As Mankiw points out, the bad news about the unemployment rate is bad news with or without the recovery plan and thus--although it certainly seems to knock down the predictions shown in that graph--it does not provide much information on the causal effect of the fiscal stimulus. Especially given that the graph comes from a report released in early January, before anyone knew what would end up being included in the final version of the stimulus plan.

As Mankiw writes, this is "a reflection of the inherent uncertainties associated with macroeconomics." It's a tough problem, because decisions have to be made, and these decisions will implicitly or explicitly be based on causal inference. It's just that much of this inference has to be done from model-based extrapolation rather than from clean "natural experiments" whose results we can all agree on.
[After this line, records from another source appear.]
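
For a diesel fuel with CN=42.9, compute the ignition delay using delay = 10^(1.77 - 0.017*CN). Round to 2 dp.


delay = 10^(1.77 - 0.017*CN)
Exponent = 1.77 - 0.017*42.9 = 1.0407
delay = 10^1.0407 = 10.98 ms


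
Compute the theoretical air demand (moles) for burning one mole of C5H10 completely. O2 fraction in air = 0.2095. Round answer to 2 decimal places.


Balanced combustion: C5H10 + 7.5 O2 -> 5 CO2 + 5 H2O
O2 needed = C + H/4 = 5 + 10/4 = 7.50 moles
Air moles = O2 / 0.2095 = 7.50 / 0.2095 = 35.80 moles air


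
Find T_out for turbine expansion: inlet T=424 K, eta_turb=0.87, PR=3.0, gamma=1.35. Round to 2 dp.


T_out = T_in * (1 - eta * (1 - PR^(-(gamma-1)/gamma)))
Exponent = -(1.35-1)/1.35 = -0.25925926
PR^exp = 3.0^(-0.25925926) = 0.75214556
Factor = 1 - 0.87*(1 - 0.75214556) = 0.78436664
T_out = 424 * 0.78436664 = 332.57 K


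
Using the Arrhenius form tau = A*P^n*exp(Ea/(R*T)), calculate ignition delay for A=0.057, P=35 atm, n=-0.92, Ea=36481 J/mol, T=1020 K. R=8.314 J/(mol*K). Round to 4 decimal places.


tau = A * P^n * exp(Ea/(R*T))
P^n = 35^(-0.92) = 0.03797147
Ea/(R*T) = 36481/(8.314*1020) = 4.301863
exp(Ea/(R*T)) = 73.837200
tau = 0.057 * 0.03797147 * 73.837200 = 0.1598 ms


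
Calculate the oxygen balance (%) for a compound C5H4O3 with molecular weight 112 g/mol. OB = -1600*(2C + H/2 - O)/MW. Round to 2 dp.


OB = -1600 * (2C + H/2 - O) / MW
Inner = 2*5 + 4/2 - 3 = 9.00
OB = -1600 * 9.00 / 112 = -128.57%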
P.S. I'm wondering a little bit about the placements of the points on the graph. First, I'd recommend against using triangles as a graphing symbol! Is the exact value supposed to be in the middle of the triangle, or maybe the top vertex? I think dots would be better. Second, I can't quite follow the x-axis. The graph places March halfway between Q1 and Q3, but is that right? I'd think that halfway between Q1 and Q3 would be the center of the year, that is, June/July. But I could be missing something here; I don't have experience working with this sort of data.

P.P.S. This is an interesting example of a graph where perhaps it's actually appropriate for the y-axis not to go down all the way to zero, if we accept 3% as some sort of lower bound on unemployment in normal circumstances."